There are, however, two important provisos to bear in mind. The first is that, although global equity prices may be unchanged, investors will have received a dividend yield of around 2.5% pa. Second, currency movements are crucial for UK investors and, far from being unchanged, global equity prices are up 9% in sterling terms since January 2018.

Recent market gains have been driven by hopes that the worst of the US-China trade war may be behind us and global growth is starting to bottom out. Indeed, a pick-up in global growth is likely to be the critical factor if equities are to break higher. This coming week sees a host of economic data released and we will be analysing it particularly closely to see whether or not it confirms the tentative stabilisation in business confidence seen recently.

A pick-up in growth is only important because it would lead to renewed gains in corporate earnings. And the third quarter US reporting season is now in full flow. So far, it has provided no major surprises. As is almost always the case, earnings are beating estimates, which had been guided lower by companies, and expectations for earnings growth are being revised up a little. Even so, we are still looking at a small decline in earnings compared with a year ago.

While the data flow is probably the most important factor for markets at the moment, this week’s Fed meeting will clearly not be unimportant. A further 0.25% cut in US interest rates – which would be the third this year – looks all but guaranteed and the focus will be on Chair Powell’s comments regarding the prospect for further easing. We believe the Fed will most likely signal a pause while providing reassurance that it stands ready to ease further should the economy need it.

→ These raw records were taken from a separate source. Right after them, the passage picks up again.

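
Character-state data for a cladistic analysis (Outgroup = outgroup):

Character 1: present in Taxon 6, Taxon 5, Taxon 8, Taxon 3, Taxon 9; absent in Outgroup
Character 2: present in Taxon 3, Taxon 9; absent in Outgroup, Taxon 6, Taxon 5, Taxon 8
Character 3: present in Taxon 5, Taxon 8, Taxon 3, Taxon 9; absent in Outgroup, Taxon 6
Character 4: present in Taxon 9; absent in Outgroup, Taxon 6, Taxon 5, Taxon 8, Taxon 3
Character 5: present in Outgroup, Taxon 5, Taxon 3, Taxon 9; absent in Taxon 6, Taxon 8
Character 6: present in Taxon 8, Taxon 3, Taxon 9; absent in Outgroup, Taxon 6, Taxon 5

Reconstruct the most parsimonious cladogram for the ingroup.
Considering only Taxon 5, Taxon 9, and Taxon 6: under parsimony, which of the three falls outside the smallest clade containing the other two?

Character polarity is set by the outgroup: the derived state is whichever differs from the outgroup's state, so for Character 5 the derived state is 'absent', and for the remaining characters it is 'present'.
Character 1 (derived state 'present') is shared by all ingroup taxa — unites the whole ingroup.
Character 2: derived state 'present' in Taxon 3 and Taxon 9 only — synapomorphy for {Taxon 3, Taxon 9}.
Only Taxon 3, Taxon 5, Taxon 8, and Taxon 9 show the derived state 'present' for Character 3, supporting them as a clade.
Character 4 (derived state 'present') is unique to Taxon 9 (autapomorphy; uninformative for grouping).
Character 5 groups Taxon 6 and Taxon 8, which is incompatible with the clades supported by the remaining characters; treating it as convergent (homoplasy) costs fewer steps than any alternative tree.
Character 6: derived state 'present' in Taxon 3, Taxon 8, and Taxon 9 only — synapomorphy for {Taxon 3, Taxon 8, Taxon 9}.
Most parsimonious ingroup topology: (Taxon 6,(Taxon 5,(Taxon 8,(Taxon 3,Taxon 9)))).
Taxon 5 and Taxon 9 share a more recent common ancestor with each other than either does with Taxon 6, so Taxon 6 is the least closely related of the three.

Taxon 6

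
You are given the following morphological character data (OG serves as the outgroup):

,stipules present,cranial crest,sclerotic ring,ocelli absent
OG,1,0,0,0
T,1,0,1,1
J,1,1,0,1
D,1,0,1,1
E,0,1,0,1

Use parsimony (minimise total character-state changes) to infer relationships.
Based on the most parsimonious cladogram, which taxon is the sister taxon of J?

Character polarity is set by the outgroup: the derived state is whichever differs from the outgroup's state, so for stipules present the derived state is '0', and for the remaining characters it is '1'.
stipules present: derived state '0' in E only — an autapomorphy, so it tells us nothing about relationships among taxa.
cranial crest (derived state '1') is shared by E and J — a synapomorphy uniting that clade.
sclerotic ring (derived state '1') is shared by D and T — a synapomorphy uniting that clade.
ocelli absent (derived state '1') is shared by all ingroup taxa — unites the whole ingroup.
Most parsimonious ingroup topology: ((J,E),(T,D)).
J and E form a cherry on this tree, so they are sister taxa.

E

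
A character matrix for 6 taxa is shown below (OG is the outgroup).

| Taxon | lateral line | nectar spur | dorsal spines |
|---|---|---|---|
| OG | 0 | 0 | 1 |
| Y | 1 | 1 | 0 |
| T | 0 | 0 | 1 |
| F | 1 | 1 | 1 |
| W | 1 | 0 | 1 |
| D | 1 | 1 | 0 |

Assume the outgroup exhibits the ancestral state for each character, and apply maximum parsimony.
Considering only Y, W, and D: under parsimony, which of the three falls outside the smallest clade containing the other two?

W

Character polarity is set by the outgroup: the derived state is whichever differs from the outgroup's state, so for dorsal spines the derived state is '0', and for the remaining characters it is '1'.
lateral line (derived state '1') is shared by D, F, W, and Y — a synapomorphy uniting that clade.
Only D, F, and Y show the derived state '1' for nectar spur, supporting them as a clade.
Only D and Y show the derived state '0' for dorsal spines, supporting them as a clade.
Most parsimonious ingroup topology: ((((Y,D),F),W),T).
Y and D share a more recent common ancestor with each other than either does with W, so W is the least closely related of the three.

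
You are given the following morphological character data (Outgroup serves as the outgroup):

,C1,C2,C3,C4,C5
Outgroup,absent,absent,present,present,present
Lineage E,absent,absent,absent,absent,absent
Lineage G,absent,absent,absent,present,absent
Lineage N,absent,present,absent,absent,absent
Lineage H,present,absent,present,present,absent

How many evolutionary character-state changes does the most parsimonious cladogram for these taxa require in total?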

For UK investors at least, all of the above has rather played second fiddle to the long-running and never-ending Brexit soap opera. Ghouls and goblins – rather than Brexit – will now take centre stage on Halloween following the EU agreement of a ‘flextension’ to 31 January. The timing of the inevitable General Election, by contrast, is still up in the air with 9 or 12 December current favourites.

As with the global economy, as soon as the outlook for Brexit becomes rather less murky, we will review our positioning. Until then, however, the wisest course of action seems to be to watch and wait.